I wanted to believe. When I came out, I was young and naïve. I wanted to believe that because I’m a good person that I could move mountains and change the world for the better. Nearing 40, I now know it was completely pointless. At one time, I wanted to open my heart and hear the voices of the people who didn’t “get” me, thinking it would somehow change things…if I could just understand, if I could just get some insight. It’s the infamous adage of “know thy enemy” that I clung to so desperately. The thing is that most people don’t reciprocate that notion. They don’t want to hear or open their own heart.

And at 40 years of age, I have come to the conclusion that I really don’t give a damn if they do. I know who I am. I know where I stand. I know some things that will never change for me. At this point, I don’t have to listen to the lies. This post started over the story of Constance and the right to assemble, associate, and express oneself freely in this country. Her classmates chose to not assemble and associate with her or support her right to express herself freely. So many of us have experienced this both in and out of high school or as adults in work, church, and our families. We’ve been alienated by peers and elders while being told that we should rise above the pettiness of others and be “bigger” than them, to show more tolerance and understanding than has been shown to us. To what end, I ask? Personally, I’m too old and tired to be the one reaching all the time, to make the very human connection of understanding and tolerance and compassion for another, when the same won’t be shown to me.

I don’t have time or patience for false sincerity or fake smiles. I grew up gay in the South where being false was a way of life for everyone, even the straight people. We’re famous for smiling in your face while stabbing you in the back. I’m not sure why I expected anything to have changed. I can’t speak for Constance and whether she should stay in Fulton. I know for the time I stayed in my small Southern town as an openly gay person, it was some of the most oppressive feeling I’ve ever known.
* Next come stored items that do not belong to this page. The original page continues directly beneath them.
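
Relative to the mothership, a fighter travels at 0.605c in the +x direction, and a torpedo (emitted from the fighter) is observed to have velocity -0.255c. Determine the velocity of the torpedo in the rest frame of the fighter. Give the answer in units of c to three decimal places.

-0.745c

Invert the composition law: u' = (u − v)/(1 − uv/c²).
u' = (-0.255 − 0.605) / (1 − (-0.255)(0.605)) = -0.8600/1.1543 = -0.7451.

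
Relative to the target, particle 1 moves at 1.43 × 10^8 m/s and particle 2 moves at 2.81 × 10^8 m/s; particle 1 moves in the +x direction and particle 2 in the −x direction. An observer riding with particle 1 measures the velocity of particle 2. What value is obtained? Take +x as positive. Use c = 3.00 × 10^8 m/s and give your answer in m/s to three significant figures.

-2.93 × 10^8 m/s

β_A = 0.477, β_B = -0.937 (dividing each by c = 3.00 × 10^8 m/s).
Transform to A's frame with the inverse velocity-addition law: u' = (u − v)/(1 − uv/c²), taking u = β_B and v = β_A.
u' = (-0.937 − 0.477) / (1 − (0.477)(-0.937)) = -1.4133/1.4465 = -0.9771.
u' = -0.9771 × 3.00 × 10^8 m/s.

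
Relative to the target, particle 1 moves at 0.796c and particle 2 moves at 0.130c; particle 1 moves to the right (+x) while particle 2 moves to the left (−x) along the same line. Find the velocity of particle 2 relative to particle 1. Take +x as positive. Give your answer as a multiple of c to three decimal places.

-0.839c

β_A = 0.796, β_B = -0.130.
Transform to A's frame with the inverse velocity-addition law: u' = (u − v)/(1 − uv/c²), taking u = β_B and v = β_A.
u' = (-0.130 − 0.796) / (1 − (0.796)(-0.130)) = -0.9260/1.1035 = -0.8392.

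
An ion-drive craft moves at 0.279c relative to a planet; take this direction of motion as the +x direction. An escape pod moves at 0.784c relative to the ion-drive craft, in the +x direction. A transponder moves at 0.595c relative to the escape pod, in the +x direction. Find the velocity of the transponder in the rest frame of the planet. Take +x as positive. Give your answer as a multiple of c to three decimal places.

Apply u = (u' + v)/(1 + u'v/c²) successively, working outward toward the planet.
Start: velocity of the ion-drive craft relative to the planet = 0.2790c.
Compose with the escape pod (u' = 0.784 in the ion-drive craft frame): u_1 = (0.784 + 0.279) / (1 + 0.784·0.279) = 1.0630/1.2187 = 0.8722.
Compose with the transponder (u' = 0.595 in the escape pod frame): u_2 = (0.595 + 0.872) / (1 + 0.595·0.872) = 1.4672/1.5190 = 0.9659.

0.966c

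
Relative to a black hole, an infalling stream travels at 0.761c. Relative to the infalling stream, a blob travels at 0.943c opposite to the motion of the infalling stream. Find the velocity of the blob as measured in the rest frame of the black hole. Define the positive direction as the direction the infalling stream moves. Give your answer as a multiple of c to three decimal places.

-0.645c

With v = 0.761 and u' = -0.943 (in units of c),
u = (u' + v)/(1 + u'v/c²):
u = (-0.943 + 0.761) / (1 + (-0.943)·0.761) = -0.1820/0.2824 = -0.6445
(Galilean addition would give -0.182c.)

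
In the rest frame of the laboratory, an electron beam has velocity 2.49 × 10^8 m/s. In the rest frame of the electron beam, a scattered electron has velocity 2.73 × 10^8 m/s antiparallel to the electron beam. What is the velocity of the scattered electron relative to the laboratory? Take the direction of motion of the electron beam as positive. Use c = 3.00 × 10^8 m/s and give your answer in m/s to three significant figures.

-9.81 × 10^7 m/s

In units of c (dividing by 3.00 × 10^8 m/s): v = 0.830, u' = -0.910.
u = (u' + v)/(1 + u'v/c²):
u = (-0.910 + 0.830) / (1 + (-0.910)·0.830) = -0.0800/0.2447 = -0.3269
(Galilean addition would give -0.080c.)
Converting back: u = -0.3269 × 3.00 × 10^8 m/s.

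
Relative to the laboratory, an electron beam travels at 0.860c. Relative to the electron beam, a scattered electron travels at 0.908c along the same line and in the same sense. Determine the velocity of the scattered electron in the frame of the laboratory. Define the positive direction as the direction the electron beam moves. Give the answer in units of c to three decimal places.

With v = 0.860 and u' = 0.908 (in units of c),
u = (u' + v)/(1 + u'v/c²):
u = (0.908 + 0.860) / (1 + 0.908·0.860) = 1.7680/1.7809 = 0.9928
(Galilean addition would give +1.768c, exceeding c.)

0.993c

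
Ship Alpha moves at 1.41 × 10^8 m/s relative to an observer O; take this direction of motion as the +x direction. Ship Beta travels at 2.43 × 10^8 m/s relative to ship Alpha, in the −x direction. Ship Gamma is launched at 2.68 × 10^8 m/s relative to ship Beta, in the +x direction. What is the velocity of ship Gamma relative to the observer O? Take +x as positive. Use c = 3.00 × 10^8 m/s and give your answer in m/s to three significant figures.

Apply u = (u' + v)/(1 + u'v/c²) successively, working outward toward the observer O.
(Dividing each given speed by c = 3.00 × 10^8 m/s to work in units of c.)
Start: velocity of ship Alpha relative to the observer O = 0.4700c.
Compose with ship Beta (u' = -0.810 in ship Alpha frame): u_1 = (-0.810 + 0.470) / (1 + (-0.810)·0.470) = -0.3400/0.6193 = -0.5490.
Compose with ship Gamma (u' = 0.893 in ship Beta frame): u_2 = (0.893 + (-0.549)) / (1 + 0.893·(-0.549)) = 0.3443/0.5096 = 0.6757.
So u = 0.6757 × 3.00 × 10^8 m/s.

+2.03 × 10^8 m/s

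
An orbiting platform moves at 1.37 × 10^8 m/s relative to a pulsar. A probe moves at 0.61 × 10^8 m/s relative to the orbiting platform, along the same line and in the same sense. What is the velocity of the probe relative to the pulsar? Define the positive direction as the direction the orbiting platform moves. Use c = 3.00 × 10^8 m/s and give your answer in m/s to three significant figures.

In units of c (dividing by 3.00 × 10^8 m/s): v = 0.457, u' = 0.203.
u = (u' + v)/(1 + u'v/c²):
u = (0.203 + 0.457) / (1 + 0.203·0.457) = 0.6600/1.0929 = 0.6039
Converting back: u = 0.6039 × 3.00 × 10^8 m/s.

1.81 × 10^8 m/s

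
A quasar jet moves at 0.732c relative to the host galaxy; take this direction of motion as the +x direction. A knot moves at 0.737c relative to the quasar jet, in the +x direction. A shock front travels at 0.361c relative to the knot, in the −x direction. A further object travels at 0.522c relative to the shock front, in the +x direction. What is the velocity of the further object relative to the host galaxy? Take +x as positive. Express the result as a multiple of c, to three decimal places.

+0.969c

Apply u = (u' + v)/(1 + u'v/c²) successively, working outward toward the host galaxy.
Start: velocity of the quasar jet relative to the host galaxy = 0.7320c.
Compose with the knot (u' = 0.737 in the quasar jet frame): u_1 = (0.737 + 0.732) / (1 + 0.737·0.732) = 1.4690/1.5395 = 0.9542.
Compose with the shock front (u' = -0.361 in the knot frame): u_2 = (-0.361 + 0.954) / (1 + (-0.361)·0.954) = 0.5932/0.6555 = 0.9049.
Compose with the further object (u' = 0.522 in the shock front frame): u_3 = (0.522 + 0.905) / (1 + 0.522·0.905) = 1.4269/1.4724 = 0.9691.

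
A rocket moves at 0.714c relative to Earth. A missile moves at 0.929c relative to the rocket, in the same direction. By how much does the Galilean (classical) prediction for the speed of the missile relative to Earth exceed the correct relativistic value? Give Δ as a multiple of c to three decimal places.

Δ = 0.655c

Galilean: u_cl = 0.929 + 0.714 = 1.6430.
Relativistic: u_rel = (0.929 + 0.714) / (1 + 0.929·0.714) = 1.6430/1.6633 = 0.9878.
Δ = 1.6430 − 0.9878 = 0.6552.
(The classical prediction exceeds c; the relativistic result does not.)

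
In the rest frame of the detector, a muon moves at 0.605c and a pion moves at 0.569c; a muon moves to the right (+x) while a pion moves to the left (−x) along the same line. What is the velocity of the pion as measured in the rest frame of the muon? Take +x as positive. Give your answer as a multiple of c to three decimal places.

β_A = 0.605, β_B = -0.569.
Transform to A's frame with the inverse velocity-addition law: u' = (u − v)/(1 − uv/c²), taking u = β_B and v = β_A.
u' = (-0.569 − 0.605) / (1 − (0.605)(-0.569)) = -1.1740/1.3442 = -0.8734.

-0.873c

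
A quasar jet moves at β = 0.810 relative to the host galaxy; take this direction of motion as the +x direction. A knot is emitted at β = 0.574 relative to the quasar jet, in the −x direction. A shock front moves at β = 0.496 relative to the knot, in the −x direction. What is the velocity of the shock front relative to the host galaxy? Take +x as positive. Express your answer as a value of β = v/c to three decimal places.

β = -0.070

Apply u = (u' + v)/(1 + u'v/c²) successively, working outward toward the host galaxy.
Start: velocity of the quasar jet relative to the host galaxy = 0.8100c.
Compose with the knot (u' = -0.574 in the quasar jet frame): u_1 = (-0.574 + 0.810) / (1 + (-0.574)·0.810) = 0.2360/0.5351 = 0.4411.
Compose with the shock front (u' = -0.496 in the knot frame): u_2 = (-0.496 + 0.441) / (1 + (-0.496)·0.441) = -0.0549/0.7812 = -0.0703.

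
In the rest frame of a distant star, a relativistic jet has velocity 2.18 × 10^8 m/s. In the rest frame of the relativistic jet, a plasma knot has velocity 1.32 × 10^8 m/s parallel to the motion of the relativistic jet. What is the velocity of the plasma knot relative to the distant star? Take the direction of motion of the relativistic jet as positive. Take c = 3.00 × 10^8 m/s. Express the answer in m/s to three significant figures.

2.65 × 10^8 m/s

In units of c (dividing by 3.00 × 10^8 m/s): v = 0.727, u' = 0.440.
u = (u' + v)/(1 + u'v/c²):
u = (0.440 + 0.727) / (1 + 0.440·0.727) = 1.1667/1.3197 = 0.8840
Converting back: u = 0.8840 × 3.00 × 10^8 m/s.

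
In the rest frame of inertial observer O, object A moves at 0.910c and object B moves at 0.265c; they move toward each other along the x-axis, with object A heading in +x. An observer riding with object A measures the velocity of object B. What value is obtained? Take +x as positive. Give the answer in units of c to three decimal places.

-0.947c

β_A = 0.910, β_B = -0.265.
Transform to A's frame with the inverse velocity-addition law: u' = (u − v)/(1 − uv/c²), taking u = β_B and v = β_A.
u' = (-0.265 − 0.910) / (1 − (0.910)(-0.265)) = -1.1750/1.2411 = -0.9467.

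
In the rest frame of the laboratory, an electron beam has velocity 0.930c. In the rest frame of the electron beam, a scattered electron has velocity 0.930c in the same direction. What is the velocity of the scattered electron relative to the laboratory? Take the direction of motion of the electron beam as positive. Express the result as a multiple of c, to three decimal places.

With v = 0.930 and u' = 0.930 (in units of c),
u = (u' + v)/(1 + u'v/c²):
u = (0.930 + 0.930) / (1 + 0.930·0.930) = 1.8600/1.8649 = 0.9974

0.997c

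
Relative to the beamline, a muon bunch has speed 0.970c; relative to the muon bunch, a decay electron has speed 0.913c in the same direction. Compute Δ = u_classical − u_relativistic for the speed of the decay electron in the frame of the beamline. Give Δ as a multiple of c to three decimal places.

Δ = 0.884c

Galilean: u_cl = 0.913 + 0.970 = 1.8830.
Relativistic: u_rel = (0.913 + 0.970) / (1 + 0.913·0.970) = 1.8830/1.8856 = 0.9986.
Δ = 1.8830 − 0.9986 = 0.8844.
(The classical prediction exceeds c; the relativistic result does not.)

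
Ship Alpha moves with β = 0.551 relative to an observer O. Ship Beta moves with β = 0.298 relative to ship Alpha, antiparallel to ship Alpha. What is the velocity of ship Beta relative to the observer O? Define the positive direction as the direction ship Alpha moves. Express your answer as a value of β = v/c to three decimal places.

β = +0.303

With v = 0.551 and u' = -0.298 (in units of c),
u = (u' + v)/(1 + u'v/c²):
u = (-0.298 + 0.551) / (1 + (-0.298)·0.551) = 0.2530/0.8358 = 0.3027
(Galilean addition would give +0.253c.)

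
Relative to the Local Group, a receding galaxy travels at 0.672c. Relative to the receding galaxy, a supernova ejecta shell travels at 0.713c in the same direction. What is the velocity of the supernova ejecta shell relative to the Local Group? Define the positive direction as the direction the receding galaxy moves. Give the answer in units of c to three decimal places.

With v = 0.672 and u' = 0.713 (in units of c),
u = (u' + v)/(1 + u'v/c²):
u = (0.713 + 0.672) / (1 + 0.713·0.672) = 1.3850/1.4791 = 0.9364
(Galilean addition would give +1.385c, exceeding c.)

0.936c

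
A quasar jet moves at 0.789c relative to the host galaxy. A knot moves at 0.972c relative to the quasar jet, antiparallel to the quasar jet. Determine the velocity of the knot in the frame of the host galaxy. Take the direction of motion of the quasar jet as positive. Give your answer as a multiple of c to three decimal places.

With v = 0.789 and u' = -0.972 (in units of c),
u = (u' + v)/(1 + u'v/c²):
u = (-0.972 + 0.789) / (1 + (-0.972)·0.789) = -0.1830/0.2331 = -0.7851
(Galilean addition would give -0.183c.)

-0.785c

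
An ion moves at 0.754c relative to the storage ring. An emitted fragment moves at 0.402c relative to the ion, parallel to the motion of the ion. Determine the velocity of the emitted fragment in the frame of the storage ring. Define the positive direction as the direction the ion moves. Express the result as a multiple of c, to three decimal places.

0.887c

With v = 0.754 and u' = 0.402 (in units of c),
u = (u' + v)/(1 + u'v/c²):
u = (0.402 + 0.754) / (1 + 0.402·0.754) = 1.1560/1.3031 = 0.8871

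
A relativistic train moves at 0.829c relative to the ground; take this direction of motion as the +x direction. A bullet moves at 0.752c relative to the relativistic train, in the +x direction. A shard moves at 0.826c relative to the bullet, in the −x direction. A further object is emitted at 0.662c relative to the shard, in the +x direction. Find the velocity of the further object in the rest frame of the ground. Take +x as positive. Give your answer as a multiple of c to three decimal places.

Apply u = (u' + v)/(1 + u'v/c²) successively, working outward toward the ground.
Start: velocity of the relativistic train relative to the ground = 0.8290c.
Compose with the bullet (u' = 0.752 in the relativistic train frame): u_1 = (0.752 + 0.829) / (1 + 0.752·0.829) = 1.5810/1.6234 = 0.9739.
Compose with the shard (u' = -0.826 in the bullet frame): u_2 = (-0.826 + 0.974) / (1 + (-0.826)·0.974) = 0.1479/0.1956 = 0.7561.
Compose with the further object (u' = 0.662 in the shard frame): u_3 = (0.662 + 0.756) / (1 + 0.662·0.756) = 1.4181/1.5005 = 0.9451.

+0.945c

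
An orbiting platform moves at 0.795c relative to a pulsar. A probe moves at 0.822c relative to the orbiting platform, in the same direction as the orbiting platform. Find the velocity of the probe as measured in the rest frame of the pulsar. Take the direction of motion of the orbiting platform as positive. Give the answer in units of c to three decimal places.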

Even going back now, it makes me feel sick just to drive down the highway into town or go past the high school. I didn’t feel free until I saw there was a whole world out there that didn’t see me as evil and that there are some good people in the world. The thing is, one shouldn’t expect to find it in the small world they come from. Goodness doesn’t live there, Constance. Goodness lives in you and in the good and right that you surround yourself with.